Posted by lizard on 08-27-02 at 11:41 AM
There are a lot of passages describing people, so let's watch the characters' appearances; and also the whole theme of returning from the dead.



"Jim's Dad"
Posted by trigirl on 10-22-02 at 05:47 PM
Do you think Mr. A.M. Prufrock is coming back from the dead?


"Nameplate on Jim's Desk"
Posted by psycguy on 09-18-02 at 02:29 PM
James A. Prufrock.
A as in Alfred?

"RE: Nameplate on Jim's Desk"
Posted by missmellie on 09-21-02 at 04:16 AM
and we know from the credits that there is an Al Prufrock coming up, coincidence?

"RE: Has the Game Already Begun???????????"
Posted by lizard on 08-27-02 at 11:43 AM
Part of a map location?


"RE: Has the Game Already Begun???????????"
Posted by weltek on 08-27-02 at 11:57 AM
Just read TLOJAP last semester in a lit class.
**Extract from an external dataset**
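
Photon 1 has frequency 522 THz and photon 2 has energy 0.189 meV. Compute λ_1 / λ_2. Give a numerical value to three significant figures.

λ_1 = 5.743 × 10^-7 m (from frequency = 522 THz, via λ = c/f).
λ_2 = 0.006560 m (from energy = 0.189 meV, via λ = hc/E).
Ratio = 5.743 × 10^-7 / 0.006560 = 8.75 × 10^-5.

8.75 × 10^-5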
Analyzed it to death. Maybe after the first episode something will grab us to compare. Or maybe a clue has something to do with Eliot in general.


"RE: Has the Game Already Begun???????????"
Posted by trigirl on 08-27-02 at 01:07 PM
Or maybe a clue has something to do with Eliot in general.

That's what I think too weltek.


"Elevation discrepancy"
Posted by sticks on 09-18-02 at 12:50 PM
visitpush.com" gives the location of Push as central
Nevada, while an official photo of Push, "tvtome.com"), has a sign " altitude 1023 ". There is nowhere in central Nevada as low as 1023 feet; there is nowhere in the entire state of Nevada that low except for a narrow strip of land running from Hoover Dam south to the California border.
Most of that is in a National Park, so the only possible locale for Push is along a narrow 8 mile strip from west Laughlin in extreme southern Nevada, south to San Bernadino County, California.("TopoZone.com").


"RE: Elevation discrepancy"
Posted by bondt007 on 09-18-02 at 02:15 PM
Yes, but I thought it is suppose to be 30 miles from Death Valley.